Friday, November 08, 2013

How to challenge prior convictions in a DUI case

Michael Holland, II won in State v. Key, No. 104651 (Kan. Nov. 8, 2013), reversing the COA's dismissal of Key's sentencing appeal in an Ellis County felony DUI case.  The appeal will be "remanded to the Court of Appeals for consideration of the merits of Key's claim that he should have been sentenced for misdemeanor DUI rather than felony DUI."  But the case provided sua sponte insight on the best practice in preserving challenges to prior convictions in DUI cases.

In the opinion, the KSC explained that a defendant can plead guilty or no contest to a DUI charge and still pursue a challenge to the prior convictions at sentencing (and on appeal).  But the better practice in order to challenge the classification of the offense as a felony is to do a bench trial on stipulated facts.  On this issue, the court explained as follows:
A defendant who intends to challenge the validity of a prior misdemeanor DUI as a classifying factor for a DUI felony charge under K.S.A. 8-1567 should challenge the prior misdemeanor at preliminary hearing, consistent with the holding of Seems, 277 Kan. at 305-06, or through a timely motion to dismiss.  See State v. Crank, 262 Kan. 449, 458, 939 P.2d 890 (1997) (challenge to prior conviction relied on by State to increase severity level properly raised at preliminary hearing); State v. Floyd, 218 Kan. 764, 765, 544 P.2d 1380 (1976) (same).  If those efforts are unsuccessful, in order to pursue the argument on classification on appeal —i.e., that the defendant could be convicted only of a misdemeanor and not a felony—the defendant generally must go to trial, even if that trial is conducted only to the bench on stipulated facts.
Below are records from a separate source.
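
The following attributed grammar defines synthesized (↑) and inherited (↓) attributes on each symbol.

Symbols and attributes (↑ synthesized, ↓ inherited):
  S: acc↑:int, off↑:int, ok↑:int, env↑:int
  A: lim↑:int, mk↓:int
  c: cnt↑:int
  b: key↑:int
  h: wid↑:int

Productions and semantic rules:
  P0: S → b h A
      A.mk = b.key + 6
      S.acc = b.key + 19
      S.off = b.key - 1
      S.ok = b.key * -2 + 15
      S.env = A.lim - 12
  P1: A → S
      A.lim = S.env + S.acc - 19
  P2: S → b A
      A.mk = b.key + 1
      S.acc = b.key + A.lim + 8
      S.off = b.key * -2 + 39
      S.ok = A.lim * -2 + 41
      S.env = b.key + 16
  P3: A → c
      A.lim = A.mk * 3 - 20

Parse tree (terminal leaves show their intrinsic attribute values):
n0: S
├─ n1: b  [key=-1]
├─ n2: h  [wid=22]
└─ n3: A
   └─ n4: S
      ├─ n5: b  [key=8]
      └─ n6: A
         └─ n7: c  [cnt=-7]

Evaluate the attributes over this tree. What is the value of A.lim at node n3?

28

1. n1.key = -1  [terminal]
2. n2.wid = 22  [terminal]
3. n3.mk = 5  [b.key + 6]
4. n5.key = 8  [terminal]
5. n6.mk = 9  [b.key + 1]
6. n7.cnt = -7  [terminal]
7. n6.lim = 7  [A.mk * 3 - 20]
8. n4.acc = 23  [b.key + A.lim + 8]
9. n4.off = 23  [b.key * -2 + 39]
10. n4.ok = 27  [A.lim * -2 + 41]
11. n4.env = 24  [b.key + 16]
12. n3.lim = 28  [S.env + S.acc - 19]
13. n0.acc = 18  [b.key + 19]
14. n0.off = -2  [b.key - 1]
15. n0.ok = 17  [b.key * -2 + 15]
16. n0.env = 16  [A.lim - 12]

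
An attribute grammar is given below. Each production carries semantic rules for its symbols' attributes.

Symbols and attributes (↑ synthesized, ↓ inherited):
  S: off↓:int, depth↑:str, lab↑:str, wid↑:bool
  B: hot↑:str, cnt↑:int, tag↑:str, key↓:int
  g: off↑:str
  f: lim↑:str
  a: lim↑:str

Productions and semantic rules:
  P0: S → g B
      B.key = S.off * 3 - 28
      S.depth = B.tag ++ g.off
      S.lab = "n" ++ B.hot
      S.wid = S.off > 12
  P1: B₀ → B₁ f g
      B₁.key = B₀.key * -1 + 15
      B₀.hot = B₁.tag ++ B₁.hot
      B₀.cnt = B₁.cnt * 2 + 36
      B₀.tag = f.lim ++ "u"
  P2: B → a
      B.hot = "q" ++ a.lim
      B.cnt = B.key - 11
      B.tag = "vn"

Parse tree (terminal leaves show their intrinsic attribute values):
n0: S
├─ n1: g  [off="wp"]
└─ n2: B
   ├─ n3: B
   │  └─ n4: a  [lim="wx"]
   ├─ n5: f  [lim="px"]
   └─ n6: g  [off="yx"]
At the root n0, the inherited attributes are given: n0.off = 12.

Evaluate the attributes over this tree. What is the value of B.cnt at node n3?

-4

1. n0.off = 12  [given at root]
2. n1.off = "wp"  [terminal]
3. n2.key = 8  [S.off * 3 - 28]
4. n3.key = 7  [B₀.key * -1 + 15]
5. n4.lim = "wx"  [terminal]
6. n3.hot = "qwx"  ["q" ++ a.lim]
7. n3.cnt = -4  [B.key - 11]
8. n3.tag = "vn"  ["vn"]
9. n5.lim = "px"  [terminal]
10. n6.off = "yx"  [terminal]
11. n2.hot = "vnqwx"  [B₁.tag ++ B₁.hot]
12. n2.cnt = 28  [B₁.cnt * 2 + 36]
13. n2.tag = "pxu"  [f.lim ++ "u"]
14. n0.depth = "pxuwp"  [B.tag ++ g.off]
15. n0.lab = "nvnqwx"  ["n" ++ B.hot]
16. n0.wid = false  [S.off > 12]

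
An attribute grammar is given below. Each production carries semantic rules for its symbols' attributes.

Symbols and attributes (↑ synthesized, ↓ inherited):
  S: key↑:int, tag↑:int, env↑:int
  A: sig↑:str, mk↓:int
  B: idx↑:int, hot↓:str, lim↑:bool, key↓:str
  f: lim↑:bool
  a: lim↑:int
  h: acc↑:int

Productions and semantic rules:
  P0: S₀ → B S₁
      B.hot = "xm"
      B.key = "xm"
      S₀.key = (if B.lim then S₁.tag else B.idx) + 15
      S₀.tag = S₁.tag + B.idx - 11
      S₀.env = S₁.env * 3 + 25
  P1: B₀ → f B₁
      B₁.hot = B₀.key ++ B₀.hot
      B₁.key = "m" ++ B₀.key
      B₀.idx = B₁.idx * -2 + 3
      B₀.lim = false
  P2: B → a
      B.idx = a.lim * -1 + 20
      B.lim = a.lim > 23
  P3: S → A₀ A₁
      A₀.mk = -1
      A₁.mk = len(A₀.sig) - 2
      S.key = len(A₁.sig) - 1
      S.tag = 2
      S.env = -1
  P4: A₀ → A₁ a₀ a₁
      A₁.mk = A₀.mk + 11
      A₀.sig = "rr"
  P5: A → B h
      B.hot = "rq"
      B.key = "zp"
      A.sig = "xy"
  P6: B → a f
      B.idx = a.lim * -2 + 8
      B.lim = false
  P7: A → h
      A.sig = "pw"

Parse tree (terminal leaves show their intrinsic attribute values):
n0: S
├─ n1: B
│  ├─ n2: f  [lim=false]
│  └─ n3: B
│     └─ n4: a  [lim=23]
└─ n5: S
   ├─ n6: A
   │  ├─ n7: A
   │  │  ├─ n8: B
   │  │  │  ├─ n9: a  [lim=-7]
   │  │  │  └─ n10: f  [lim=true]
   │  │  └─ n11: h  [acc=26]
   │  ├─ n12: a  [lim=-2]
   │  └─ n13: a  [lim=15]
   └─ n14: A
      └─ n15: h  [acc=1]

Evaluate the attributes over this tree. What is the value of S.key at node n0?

24

1. n1.hot = "xm"  ["xm"]
2. n1.key = "xm"  ["xm"]
3. n2.lim = false  [terminal]
4. n3.hot = "xmxm"  [B₀.key ++ B₀.hot]
5. n3.key = "mxm"  ["m" ++ B₀.key]
6. n4.lim = 23  [terminal]
7. n3.idx = -3  [a.lim * -1 + 20]
8. n3.lim = false  [a.lim > 23]
9. n1.idx = 9  [B₁.idx * -2 + 3]
10. n1.lim = false  [false]
11. n6.mk = -1  [-1]
12. n7.mk = 10  [A₀.mk + 11]
13. n8.hot = "rq"  ["rq"]
14. n8.key = "zp"  ["zp"]
15. n9.lim = -7  [terminal]
16. n10.lim = true  [terminal]
17. n8.idx = 22  [a.lim * -2 + 8]
18. n8.lim = false  [false]
19. n11.acc = 26  [terminal]
20. n7.sig = "xy"  ["xy"]
21. n12.lim = -2  [terminal]
22. n13.lim = 15  [terminal]
23. n6.sig = "rr"  ["rr"]
24. n14.mk = 0  [len(A₀.sig) - 2]
25. n15.acc = 1  [terminal]
26. n14.sig = "pw"  ["pw"]
27. n5.key = 1  [len(A₁.sig) - 1]
28. n5.tag = 2  [2]
29. n5.env = -1  [-1]
30. n0.key = 24  [(if B.lim then S₁.tag else B.idx) + 15]
31. n0.tag = 0  [S₁.tag + B.idx - 11]
32. n0.env = 22  [S₁.env * 3 + 25]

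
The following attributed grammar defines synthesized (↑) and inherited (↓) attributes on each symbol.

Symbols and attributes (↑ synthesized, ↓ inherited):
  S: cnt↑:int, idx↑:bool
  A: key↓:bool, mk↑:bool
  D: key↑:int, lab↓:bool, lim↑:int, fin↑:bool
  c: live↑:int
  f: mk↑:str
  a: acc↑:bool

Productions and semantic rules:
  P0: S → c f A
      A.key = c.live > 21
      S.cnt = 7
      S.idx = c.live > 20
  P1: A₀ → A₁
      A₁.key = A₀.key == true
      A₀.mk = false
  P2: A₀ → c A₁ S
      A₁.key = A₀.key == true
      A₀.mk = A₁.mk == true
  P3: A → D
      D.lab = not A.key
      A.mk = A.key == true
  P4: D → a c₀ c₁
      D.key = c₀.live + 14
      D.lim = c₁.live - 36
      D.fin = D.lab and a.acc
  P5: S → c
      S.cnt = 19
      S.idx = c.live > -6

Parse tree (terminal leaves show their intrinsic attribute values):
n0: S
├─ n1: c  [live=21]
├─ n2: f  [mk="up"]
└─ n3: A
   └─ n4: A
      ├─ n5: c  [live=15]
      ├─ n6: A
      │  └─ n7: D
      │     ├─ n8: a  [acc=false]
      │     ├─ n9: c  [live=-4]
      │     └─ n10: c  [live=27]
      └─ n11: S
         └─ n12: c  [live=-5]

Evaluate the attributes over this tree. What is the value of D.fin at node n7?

false

1. n1.live = 21  [terminal]
2. n2.mk = "up"  [terminal]
3. n3.key = false  [c.live > 21]
4. n4.key = false  [A₀.key == true]
5. n5.live = 15  [terminal]
6. n6.key = false  [A₀.key == true]
7. n7.lab = true  [not A.key]
8. n8.acc = false  [terminal]
9. n9.live = -4  [terminal]
10. n10.live = 27  [terminal]
11. n7.key = 10  [c₀.live + 14]
12. n7.lim = -9  [c₁.live - 36]
13. n7.fin = false  [D.lab and a.acc]
14. n6.mk = false  [A.key == true]
15. n12.live = -5  [terminal]
16. n11.cnt = 19  [19]
17. n11.idx = true  [c.live > -6]
18. n4.mk = false  [A₁.mk == true]
19. n3.mk = false  [false]
20. n0.cnt = 7  [7]
21. n0.idx = true  [c.live > 20]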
If the defendant instead enters a guilty or no contest plea and does not file an unsuccessful motion to withdraw it while before the district court, then the jurisdiction of an appellate court will be limited to a review of the sentencing pronounced in the current felony case.  Any challenge to inclusion of a prior misdemeanor in the defendant's criminal history for purposes of sentencing enhancement should be preserved for appeal by an objection on the record at sentencing.  A successful appellate challenge on that ground will not erase the prior conviction; only a successful motion under K.S.A. 60-1507 can do that.  But a successful appellate challenge can lead to vacation of the enhanced felony sentence and resentencing without consideration of the prior, invalid DUI misdemeanor conviction.
The moral of the story - object to prior convictions at the preliminary hearing, or otherwise prior to conviction (e.g., motion to dismiss), do a bench trial on stipulated facts, and then renew any argument at sentencing.  You can still plead guilty to the DUI and challenge the priors at sentencing (and argue for a misdemeanor sentence), but you may lose the ability to challenge the "classification" of the offense as a felony.